It may be a cliche, but it's true: the second edition
UNIX in a Nutshell (for System V) really is "bigger and better."
Besides having a whole new appearance, the book has been
revised for SVR4 and Solaris 2.0. Major additions include:
New SVR4 commands and options.
Selected BSD-derived commands from the compatibility packages.
Additional features specifically from Solaris 2.0.
Coverage of the Korn shell.
Sections on GNU Emacs and RCS (which aren't in standard SVR4).
An index to the commands described in this book.
Useful examples throughout the book.
This quick reference should be of interest to UNIX users and UNIX programmers, as well as to anyone (such as a system administrator) who might offer direct support to users and programmers. The presentation is geared mainly toward people who are familiar with the UNIX system - that is, you know what you want to do, and you even have some idea how to do it. You just need a reminder about the details. For example, if you want to remove the third field from a database, you might think, "I know I can use the cut command, but what are the options?" In many cases, specific examples are provided to show how a command is used.

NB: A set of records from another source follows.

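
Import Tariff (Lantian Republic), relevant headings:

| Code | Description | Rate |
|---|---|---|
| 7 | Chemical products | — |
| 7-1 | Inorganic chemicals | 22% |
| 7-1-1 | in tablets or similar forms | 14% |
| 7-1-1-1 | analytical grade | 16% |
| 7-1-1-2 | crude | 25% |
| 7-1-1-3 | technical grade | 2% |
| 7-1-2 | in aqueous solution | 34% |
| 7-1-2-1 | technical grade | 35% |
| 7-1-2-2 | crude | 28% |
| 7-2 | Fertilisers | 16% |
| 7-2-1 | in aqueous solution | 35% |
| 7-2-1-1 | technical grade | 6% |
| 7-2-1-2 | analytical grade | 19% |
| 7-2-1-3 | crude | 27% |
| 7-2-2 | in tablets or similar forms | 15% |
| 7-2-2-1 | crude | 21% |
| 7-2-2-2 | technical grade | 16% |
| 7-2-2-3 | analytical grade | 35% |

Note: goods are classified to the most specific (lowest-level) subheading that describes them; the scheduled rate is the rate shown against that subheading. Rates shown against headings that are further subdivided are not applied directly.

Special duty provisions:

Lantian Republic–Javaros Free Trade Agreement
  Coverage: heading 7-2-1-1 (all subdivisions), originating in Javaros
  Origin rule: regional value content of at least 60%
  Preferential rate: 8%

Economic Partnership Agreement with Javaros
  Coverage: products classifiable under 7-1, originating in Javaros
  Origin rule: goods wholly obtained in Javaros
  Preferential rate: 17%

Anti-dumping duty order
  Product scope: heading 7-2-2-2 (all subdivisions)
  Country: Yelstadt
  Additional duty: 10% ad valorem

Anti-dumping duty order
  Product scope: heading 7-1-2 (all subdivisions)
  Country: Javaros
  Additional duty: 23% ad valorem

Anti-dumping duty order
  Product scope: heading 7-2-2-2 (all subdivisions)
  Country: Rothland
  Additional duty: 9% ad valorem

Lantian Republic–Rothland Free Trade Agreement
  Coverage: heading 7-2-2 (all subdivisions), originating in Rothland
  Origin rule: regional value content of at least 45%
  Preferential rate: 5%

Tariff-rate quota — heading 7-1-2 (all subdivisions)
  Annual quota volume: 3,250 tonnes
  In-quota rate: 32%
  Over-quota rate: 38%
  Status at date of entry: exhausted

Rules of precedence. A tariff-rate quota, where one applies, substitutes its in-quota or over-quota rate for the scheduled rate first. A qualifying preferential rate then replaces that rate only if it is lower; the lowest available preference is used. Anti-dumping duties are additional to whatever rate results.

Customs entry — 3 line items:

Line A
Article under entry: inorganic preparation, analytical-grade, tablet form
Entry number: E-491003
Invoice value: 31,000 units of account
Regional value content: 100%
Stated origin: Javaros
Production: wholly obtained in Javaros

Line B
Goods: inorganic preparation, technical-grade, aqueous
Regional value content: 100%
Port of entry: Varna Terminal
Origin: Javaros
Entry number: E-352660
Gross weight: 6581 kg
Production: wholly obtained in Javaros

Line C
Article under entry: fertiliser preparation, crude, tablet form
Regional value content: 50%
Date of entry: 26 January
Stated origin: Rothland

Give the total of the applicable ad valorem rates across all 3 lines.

Line A: inorganic → 7-1; tablet form → 7-1-1; analytical-grade → 7-1-1-1. Scheduled 16%. Javaros agreement on 7-2-1-1: 7-1-1-1 not covered; Javaros agreement on 7-1: wholly obtained → 17% available; preference 17% not lower than 16% → no reduction. → 16%.
Line B: inorganic → 7-1; aqueous → 7-1-2; technical-grade → 7-1-2-1. Scheduled 35%. quota on 7-1-2 exhausted → over-quota 38%; Javaros agreement on 7-2-1-1: 7-1-2-1 not covered; Javaros agreement on 7-1: wholly obtained → 17% available; preferential 17%; anti-dumping (Javaros, 7-1-2): +23%; total 17% + 23% = 40%. → 40%.
Line C: fertiliser → 7-2; tablet form → 7-2-2; crude → 7-2-2-1. Scheduled 21%. Rothland agreement on 7-2-2: RVC ≥ 45% → 5% available; preferential 5%. → 5%.
Sum: 16% + 40% + 5% = 61%.

61%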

This quick reference (or "quick ref") might also help people who are familiar with some aspects of UNIX but not with others. Many sections include an overview of the particular topic. While this isn't meant to be comprehensive, it's usually sufficient to get you started in unfamiliar territory.
And some of you may be coming from a UNIX system that runs the BSD or SunOS 4.1 version. To help with such a transition, SVR4 and Solaris 2.0 include a group of "compatibility" commands, many of which are presented in this guide.
Finally, if you're new to the UNIX operating system, and you're feeling bold, you might appreciate this book as a quick tour of what UNIX has to offer. The "Beginner's Guide" in Section 1 can point you to the most useful commands, and you'll find brief examples of how to use them, but take note: this book should not be used in place of a good beginner's tutorial on UNIX. This quick ref should be a supplement, not a substitute.